Posted on Medium in 2017.

I’m always discovering new App Store submission requirements. Last year, when I submitted the WordsEye app, I ran into the rule that apps featuring user-generated content must allow users to block and report content and had to resubmit with those features added.

Of course, I’m never happy about getting an app rejection, (and I suspect the motivation for the submission requirement has as much to do with limiting liability as user experience), but actually, blocking and reporting users are two of my favorite features in social apps. It’s kind of fun. Like that time a person I blocked got so aggrieved he created another twitter account so he could contact me to ask why I blocked him (which kind of validated my initial blocking decision). Or that time I reported @realdonaldtrump for abuse. What, he’s still on?

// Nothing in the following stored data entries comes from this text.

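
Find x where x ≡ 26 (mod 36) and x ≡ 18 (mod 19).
170

Using Chinese Remainder Theorem:
M = 36 × 19 = 684
M1 = 19, M2 = 36
y1 = 19^(-1) mod 36 = 19
y2 = 36^(-1) mod 19 = 9
x = (26×19×19 + 18×36×9) mod 684 = 170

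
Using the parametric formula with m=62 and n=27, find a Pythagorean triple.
(3115, 3348, 4573)

Euclid's formula: a = m² - n², b = 2mn, c = m² + n²
m = 62, n = 27
a = 62² - 27² = 3844 - 729 = 3115
b = 2 × 62 × 27 = 3348
c = 62² + 27² = 3844 + 729 = 4573
Verification: 3115² + 3348² = 9703225 + 11209104 = 20912329 = 4573² ✓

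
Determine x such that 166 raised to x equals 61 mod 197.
120

Baby-step giant-step with step n = ⌈√197⌉ = 15.
Baby steps 166^j mod 197 (j:value) for j=0..14: 0:1, 1:166, 2:173, 3:153, 4:182, 5:71, 6:163, 7:69, 8:28, 9:117, 10:116, 11:147, 12:171, 13:18, 14:33.
Giant-step multiplier: 166^(-15) ≡ 166^(196-15) = 166^181 ≡ 57 (mod 197).
Giant steps γ_i = 61·57^i mod 197: γ_0=61, γ_1=128, γ_2=7, γ_3=5, γ_4=88, γ_5=91, γ_6=65, γ_7=159, γ_8=1 (in table at j=0).
x = i·n + j = 8·15 + 0 = 120.
Check: 166^120 ≡ 61 (mod 197).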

Anyway, blocking, reporting, and their weaker cousins like muting, are useful in exercising the Turing Test against bots, venting without getting into stupid and futile arguments, cleaning up your feed, striking a feeble blow against the forces of evil…

But blocking and its ilk would be more useful if it wasn’t treated in the thumbs up world of social media as a shameful secret, like customer complaint forms. Show it off as a proud feature. In addition to the Who to Follow suggestions, how about a Who to Block? I could kill an evening using that (and it would be great on commutes). Instead of just showing number of likes on a user profile, show the number of blockers. Take it as a warning or badge of honor. With this supposed new emphasis on curtailing abuse, if users saw how often they’re blocked and reported, maybe they’ll take a hint. Maybe.

Liking is overrated. Embrace the negativity.